Orsaria Paolo, Chiaravalloti Agostino, Fiorentini Alessandro, Pistolese Chiara, Vanni Gianluca, Granai Alessandra Vittoria, Varvaras Dimitrios, Danieli Roberta, Schillaci Orazio, Petrella Giuseppe, Buonomo Oreste Claudio
Department of Surgery, Tor Vergata University Hospital, Rome, Italy
Department of Biomedicine and Prevention, Tor Vergata University Hospital, Rome, Italy.
In Vivo. 2017 Jan 2;31(1):101-110. doi: 10.21873/invivo.11031.
Although it is valuable for detecting distant metastases, identifying recurrence, and evaluating responses to chemotherapy, the role of F-fluorodeoxyglucose positron-emission tomography/computed tomography (F-FDG PET/CT) in assessing locoregional nodal status for initial staging of breast cancer has not yet been well-defined in clinical practice. In the current report, we describe a new PET probe-based clinical approach, with evaluation of the technical performance of a handheld high-energy gamma probe for intraoperative localization of breast carcinomas, and evaluation of lymph node metastases during radio-guided oncological surgery.

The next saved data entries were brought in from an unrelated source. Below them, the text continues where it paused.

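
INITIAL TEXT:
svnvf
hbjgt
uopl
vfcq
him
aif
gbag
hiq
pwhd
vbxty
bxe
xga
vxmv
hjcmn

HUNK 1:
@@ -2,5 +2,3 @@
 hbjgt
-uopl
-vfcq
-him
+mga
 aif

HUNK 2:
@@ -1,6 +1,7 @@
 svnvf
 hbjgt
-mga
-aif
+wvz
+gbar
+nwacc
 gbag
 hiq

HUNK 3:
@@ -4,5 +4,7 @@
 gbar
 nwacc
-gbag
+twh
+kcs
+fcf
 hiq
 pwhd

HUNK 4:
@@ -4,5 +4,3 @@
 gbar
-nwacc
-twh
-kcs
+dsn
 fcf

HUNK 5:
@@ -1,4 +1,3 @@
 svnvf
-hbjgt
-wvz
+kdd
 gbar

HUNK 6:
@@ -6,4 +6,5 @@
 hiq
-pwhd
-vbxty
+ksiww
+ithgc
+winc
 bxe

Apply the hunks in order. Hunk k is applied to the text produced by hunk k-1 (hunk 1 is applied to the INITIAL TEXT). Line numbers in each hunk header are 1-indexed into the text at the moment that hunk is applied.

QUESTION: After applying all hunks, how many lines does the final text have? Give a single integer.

Hunk 1: at line 2 remove [uopl,vfcq,him] add [mga] -> 12 lines: svnvf hbjgt mga aif gbag hiq pwhd vbxty bxe xga vxmv hjcmn
Hunk 2: at line 1 remove [mga,aif] add [wvz,gbar,nwacc] -> 13 lines: svnvf hbjgt wvz gbar nwacc gbag hiq pwhd vbxty bxe xga vxmv hjcmn
Hunk 3: at line 4 remove [gbag] add [twh,kcs,fcf] -> 15 lines: svnvf hbjgt wvz gbar nwacc twh kcs fcf hiq pwhd vbxty bxe xga vxmv hjcmn
Hunk 4: at line 4 remove [nwacc,twh,kcs] add [dsn] -> 13 lines: svnvf hbjgt wvz gbar dsn fcf hiq pwhd vbxty bxe xga vxmv hjcmn
Hunk 5: at line 1 remove [hbjgt,wvz] add [kdd] -> 12 lines: svnvf kdd gbar dsn fcf hiq pwhd vbxty bxe xga vxmv hjcmn
Hunk 6: at line 6 remove [pwhd,vbxty] add [ksiww,ithgc,winc] -> 13 lines: svnvf kdd gbar dsn fcf hiq ksiww ithgc winc bxe xga vxmv hjcmn
Final line count: 13

Answer: 13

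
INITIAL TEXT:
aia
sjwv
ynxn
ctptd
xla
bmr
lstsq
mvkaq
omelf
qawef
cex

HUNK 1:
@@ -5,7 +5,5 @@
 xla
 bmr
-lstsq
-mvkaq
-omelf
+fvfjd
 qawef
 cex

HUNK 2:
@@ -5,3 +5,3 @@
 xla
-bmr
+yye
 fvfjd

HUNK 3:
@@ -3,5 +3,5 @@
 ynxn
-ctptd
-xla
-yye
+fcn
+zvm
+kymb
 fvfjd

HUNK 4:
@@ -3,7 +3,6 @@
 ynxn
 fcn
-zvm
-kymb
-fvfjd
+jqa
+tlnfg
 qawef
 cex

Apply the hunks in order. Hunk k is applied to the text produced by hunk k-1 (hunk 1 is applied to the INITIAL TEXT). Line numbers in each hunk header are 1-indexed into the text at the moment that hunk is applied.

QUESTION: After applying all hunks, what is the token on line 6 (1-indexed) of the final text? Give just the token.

Answer: tlnfg

Derivation:
Hunk 1: at line 5 remove [lstsq,mvkaq,omelf] add [fvfjd] -> 9 lines: aia sjwv ynxn ctptd xla bmr fvfjd qawef cex
Hunk 2: at line 5 remove [bmr] add [yye] -> 9 lines: aia sjwv ynxn ctptd xla yye fvfjd qawef cex
Hunk 3: at line 3 remove [ctptd,xla,yye] add [fcn,zvm,kymb] -> 9 lines: aia sjwv ynxn fcn zvm kymb fvfjd qawef cex
Hunk 4: at line 3 remove [zvm,kymb,fvfjd] add [jqa,tlnfg] -> 8 lines: aia sjwv ynxn fcn jqa tlnfg qawef cex
Final line 6: tlnfg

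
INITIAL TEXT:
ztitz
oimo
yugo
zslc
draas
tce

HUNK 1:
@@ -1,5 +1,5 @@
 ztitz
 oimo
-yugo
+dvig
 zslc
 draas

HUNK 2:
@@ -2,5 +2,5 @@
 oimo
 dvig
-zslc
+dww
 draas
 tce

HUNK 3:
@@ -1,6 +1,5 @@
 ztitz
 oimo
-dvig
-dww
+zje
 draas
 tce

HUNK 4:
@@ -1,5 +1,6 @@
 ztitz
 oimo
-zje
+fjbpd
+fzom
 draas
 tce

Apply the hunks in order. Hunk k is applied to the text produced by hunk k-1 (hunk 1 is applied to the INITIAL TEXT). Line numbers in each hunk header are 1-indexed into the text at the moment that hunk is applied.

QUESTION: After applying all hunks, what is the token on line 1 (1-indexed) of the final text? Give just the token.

Answer: ztitz

Derivation:
Hunk 1: at line 1 remove [yugo] add [dvig] -> 6 lines: ztitz oimo dvig zslc draas tce
Hunk 2: at line 2 remove [zslc] add [dww] -> 6 lines: ztitz oimo dvig dww draas tce
Hunk 3: at line 1 remove [dvig,dww] add [zje] -> 5 lines: ztitz oimo zje draas tce
Hunk 4: at line 1 remove [zje] add [fjbpd,fzom] -> 6 lines: ztitz oimo fjbpd fzom draas tce
Final line 1: ztitz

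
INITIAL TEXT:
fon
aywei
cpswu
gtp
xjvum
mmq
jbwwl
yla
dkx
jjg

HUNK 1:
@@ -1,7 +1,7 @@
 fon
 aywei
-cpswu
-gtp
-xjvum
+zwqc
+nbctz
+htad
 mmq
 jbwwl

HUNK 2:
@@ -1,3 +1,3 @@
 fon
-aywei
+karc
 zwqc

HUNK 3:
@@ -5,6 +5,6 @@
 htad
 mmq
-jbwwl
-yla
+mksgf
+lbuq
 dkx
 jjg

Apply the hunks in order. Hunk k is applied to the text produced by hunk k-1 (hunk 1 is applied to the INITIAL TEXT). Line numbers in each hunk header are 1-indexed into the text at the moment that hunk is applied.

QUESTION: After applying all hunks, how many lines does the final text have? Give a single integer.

Answer: 10

Derivation:
Hunk 1: at line 1 remove [cpswu,gtp,xjvum] add [zwqc,nbctz,htad] -> 10 lines: fon aywei zwqc nbctz htad mmq jbwwl yla dkx jjg
Hunk 2: at line 1 remove [aywei] add [karc] -> 10 lines: fon karc zwqc nbctz htad mmq jbwwl yla dkx jjg
Hunk 3: at line 5 remove [jbwwl,yla] add [mksgf,lbuq] -> 10 lines: fon karc zwqc nbctz htad mmq mksgf lbuq dkx jjg
Final line count: 10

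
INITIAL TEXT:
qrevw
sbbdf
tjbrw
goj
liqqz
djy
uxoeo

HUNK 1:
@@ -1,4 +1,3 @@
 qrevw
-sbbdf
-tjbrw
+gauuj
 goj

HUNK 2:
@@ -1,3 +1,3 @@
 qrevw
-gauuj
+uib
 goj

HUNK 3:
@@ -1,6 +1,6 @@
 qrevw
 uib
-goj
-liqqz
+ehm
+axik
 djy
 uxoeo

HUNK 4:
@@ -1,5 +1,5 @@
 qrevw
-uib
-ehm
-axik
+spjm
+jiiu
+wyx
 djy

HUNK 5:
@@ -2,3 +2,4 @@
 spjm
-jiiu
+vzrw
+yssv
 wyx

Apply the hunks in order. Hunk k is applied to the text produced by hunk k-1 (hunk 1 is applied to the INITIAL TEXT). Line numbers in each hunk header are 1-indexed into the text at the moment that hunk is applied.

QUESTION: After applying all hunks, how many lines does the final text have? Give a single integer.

Answer: 7

Derivation:
Hunk 1: at line 1 remove [sbbdf,tjbrw] add [gauuj] -> 6 lines: qrevw gauuj goj liqqz djy uxoeo
Hunk 2: at line 1 remove [gauuj] add [uib] -> 6 lines: qrevw uib goj liqqz djy uxoeo
Hunk 3: at line 1 remove [goj,liqqz] add [ehm,axik] -> 6 lines: qrevw uib ehm axik djy uxoeo
Hunk 4: at line 1 remove [uib,ehm,axik] add [spjm,jiiu,wyx] -> 6 lines: qrevw spjm jiiu wyx djy uxoeo
Hunk 5: at line 2 remove [jiiu] add [vzrw,yssv] -> 7 lines: qrevw spjm vzrw yssv wyx djy uxoeo
Final line count: 7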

Three patients underwent a PET/CT scan immediately prior to surgery following the standard clinical protocol. Intraoperatively, tumors were localized and resected with the assistance of a hand-held gamma probe. PET-guided assessment of the presence or absence of regional nodal spread of malignancy was compared with the reference standard of histopathological examination.
In all three cases, perioperative F-FDG PET/CT imaging and intraoperative gamma probe detection verified complete resection of the hypermetabolic lesions and demonstrated no additional suspicious occult disease.

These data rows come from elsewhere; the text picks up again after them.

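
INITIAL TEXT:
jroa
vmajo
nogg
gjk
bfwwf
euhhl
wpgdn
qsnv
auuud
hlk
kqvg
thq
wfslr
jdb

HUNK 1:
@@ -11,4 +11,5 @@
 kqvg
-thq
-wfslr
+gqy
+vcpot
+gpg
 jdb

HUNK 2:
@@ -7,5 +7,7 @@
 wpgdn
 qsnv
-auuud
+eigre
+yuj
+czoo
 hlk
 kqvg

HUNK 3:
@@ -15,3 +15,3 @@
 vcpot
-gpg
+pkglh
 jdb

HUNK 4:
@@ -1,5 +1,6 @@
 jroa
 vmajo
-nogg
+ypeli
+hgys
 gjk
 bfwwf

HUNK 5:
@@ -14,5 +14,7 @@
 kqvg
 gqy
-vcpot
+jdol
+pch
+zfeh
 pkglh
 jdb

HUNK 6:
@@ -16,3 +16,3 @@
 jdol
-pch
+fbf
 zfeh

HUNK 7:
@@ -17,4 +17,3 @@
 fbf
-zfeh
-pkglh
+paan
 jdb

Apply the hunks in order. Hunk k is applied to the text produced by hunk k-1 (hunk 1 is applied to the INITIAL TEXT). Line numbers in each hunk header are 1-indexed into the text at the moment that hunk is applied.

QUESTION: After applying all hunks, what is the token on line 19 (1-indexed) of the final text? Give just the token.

Hunk 1: at line 11 remove [thq,wfslr] add [gqy,vcpot,gpg] -> 15 lines: jroa vmajo nogg gjk bfwwf euhhl wpgdn qsnv auuud hlk kqvg gqy vcpot gpg jdb
Hunk 2: at line 7 remove [auuud] add [eigre,yuj,czoo] -> 17 lines: jroa vmajo nogg gjk bfwwf euhhl wpgdn qsnv eigre yuj czoo hlk kqvg gqy vcpot gpg jdb
Hunk 3: at line 15 remove [gpg] add [pkglh] -> 17 lines: jroa vmajo nogg gjk bfwwf euhhl wpgdn qsnv eigre yuj czoo hlk kqvg gqy vcpot pkglh jdb
Hunk 4: at line 1 remove [nogg] add [ypeli,hgys] -> 18 lines: jroa vmajo ypeli hgys gjk bfwwf euhhl wpgdn qsnv eigre yuj czoo hlk kqvg gqy vcpot pkglh jdb
Hunk 5: at line 14 remove [vcpot] add [jdol,pch,zfeh] -> 20 lines: jroa vmajo ypeli hgys gjk bfwwf euhhl wpgdn qsnv eigre yuj czoo hlk kqvg gqy jdol pch zfeh pkglh jdb
Hunk 6: at line 16 remove [pch] add [fbf] -> 20 lines: jroa vmajo ypeli hgys gjk bfwwf euhhl wpgdn qsnv eigre yuj czoo hlk kqvg gqy jdol fbf zfeh pkglh jdb
Hunk 7: at line 17 remove [zfeh,pkglh] add [paan] -> 19 lines: jroa vmajo ypeli hgys gjk bfwwf euhhl wpgdn qsnv eigre yuj czoo hlk kqvg gqy jdol fbf paan jdb
Final line 19: jdb

Answer: jdb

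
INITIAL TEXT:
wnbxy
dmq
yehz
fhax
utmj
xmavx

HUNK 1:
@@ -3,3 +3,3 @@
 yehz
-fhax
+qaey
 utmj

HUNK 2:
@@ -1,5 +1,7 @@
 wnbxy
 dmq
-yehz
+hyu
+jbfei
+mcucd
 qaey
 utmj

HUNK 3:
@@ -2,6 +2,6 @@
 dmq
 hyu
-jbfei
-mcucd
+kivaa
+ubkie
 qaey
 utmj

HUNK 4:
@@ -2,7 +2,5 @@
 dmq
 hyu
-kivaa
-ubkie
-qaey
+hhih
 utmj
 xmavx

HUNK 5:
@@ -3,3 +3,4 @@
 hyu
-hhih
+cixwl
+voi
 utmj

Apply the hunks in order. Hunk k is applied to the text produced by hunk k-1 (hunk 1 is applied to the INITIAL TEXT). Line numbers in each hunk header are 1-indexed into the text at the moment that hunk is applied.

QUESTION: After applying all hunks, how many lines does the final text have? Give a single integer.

Hunk 1: at line 3 remove [fhax] add [qaey] -> 6 lines: wnbxy dmq yehz qaey utmj xmavx
Hunk 2: at line 1 remove [yehz] add [hyu,jbfei,mcucd] -> 8 lines: wnbxy dmq hyu jbfei mcucd qaey utmj xmavx
Hunk 3: at line 2 remove [jbfei,mcucd] add [kivaa,ubkie] -> 8 lines: wnbxy dmq hyu kivaa ubkie qaey utmj xmavx
Hunk 4: at line 2 remove [kivaa,ubkie,qaey] add [hhih] -> 6 lines: wnbxy dmq hyu hhih utmj xmavx
Hunk 5: at line 3 remove [hhih] add [cixwl,voi] -> 7 lines: wnbxy dmq hyu cixwl voi utmj xmavx
Final line count: 7

Answer: 7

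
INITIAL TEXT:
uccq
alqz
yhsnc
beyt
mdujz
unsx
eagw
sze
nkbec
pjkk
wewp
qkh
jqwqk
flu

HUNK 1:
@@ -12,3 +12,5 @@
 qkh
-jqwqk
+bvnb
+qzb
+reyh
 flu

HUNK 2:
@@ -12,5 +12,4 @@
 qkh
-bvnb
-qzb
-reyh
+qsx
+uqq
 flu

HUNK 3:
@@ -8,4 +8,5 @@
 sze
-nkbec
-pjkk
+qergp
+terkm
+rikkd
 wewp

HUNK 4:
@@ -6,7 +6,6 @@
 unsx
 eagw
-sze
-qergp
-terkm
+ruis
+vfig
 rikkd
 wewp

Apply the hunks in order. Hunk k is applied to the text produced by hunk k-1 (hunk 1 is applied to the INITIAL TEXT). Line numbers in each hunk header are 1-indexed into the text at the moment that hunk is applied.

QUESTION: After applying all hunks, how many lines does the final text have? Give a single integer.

Answer: 15

Derivation:
Hunk 1: at line 12 remove [jqwqk] add [bvnb,qzb,reyh] -> 16 lines: uccq alqz yhsnc beyt mdujz unsx eagw sze nkbec pjkk wewp qkh bvnb qzb reyh flu
Hunk 2: at line 12 remove [bvnb,qzb,reyh] add [qsx,uqq] -> 15 lines: uccq alqz yhsnc beyt mdujz unsx eagw sze nkbec pjkk wewp qkh qsx uqq flu
Hunk 3: at line 8 remove [nkbec,pjkk] add [qergp,terkm,rikkd] -> 16 lines: uccq alqz yhsnc beyt mdujz unsx eagw sze qergp terkm rikkd wewp qkh qsx uqq flu
Hunk 4: at line 6 remove [sze,qergp,terkm] add [ruis,vfig] -> 15 lines: uccq alqz yhsnc beyt mdujz unsx eagw ruis vfig rikkd wewp qkh qsx uqq flu
Final line count: 15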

This innovative approach demonstrates great promise for providing real-time access to metabolic and morphological tumor information that may lead to an optimal disease-tailored approach. In carefully selected indications, a PET probe can be a useful adjunct in surgical practice, but further trials with a larger number of patients need to be performed to verify these findings.
尽管F-氟脱氧葡萄糖正电子发射断层扫描/计算机断层扫描(F-FDG PET/CT)在检测远处转移、识别复发以及评估化疗反应方面具有重要价值,但其在评估乳腺癌初始分期的局部区域淋巴结状态中的作用在临床实践中尚未得到明确界定。在本报告中,我们描述了一种基于新型PET探针的临床方法,评估了手持式高能γ探针在乳腺癌术中定位的技术性能,以及在放射性导向肿瘤手术中对淋巴结转移的评估。
3例患者按照标准临床方案在手术前立即进行了PET/CT扫描。术中,在手持式γ探针的辅助下对肿瘤进行定位并切除。将PET引导下对恶性肿瘤区域淋巴结转移情况的评估与组织病理学检查的参考标准进行比较。
在所有3例病例中,围手术期F-FDG PET/CT成像和术中γ探针检测均证实高代谢病变已完全切除,且未发现其他可疑隐匿性疾病。
这种创新方法在提供实时获取代谢和形态学肿瘤信息方面显示出巨大潜力,这可能会带来针对疾病的最佳治疗方法。在精心选择的适应症中,PET探针在手术实践中可能是一种有用辅助工具,但需要进行更多患者的进一步试验来验证这些发现。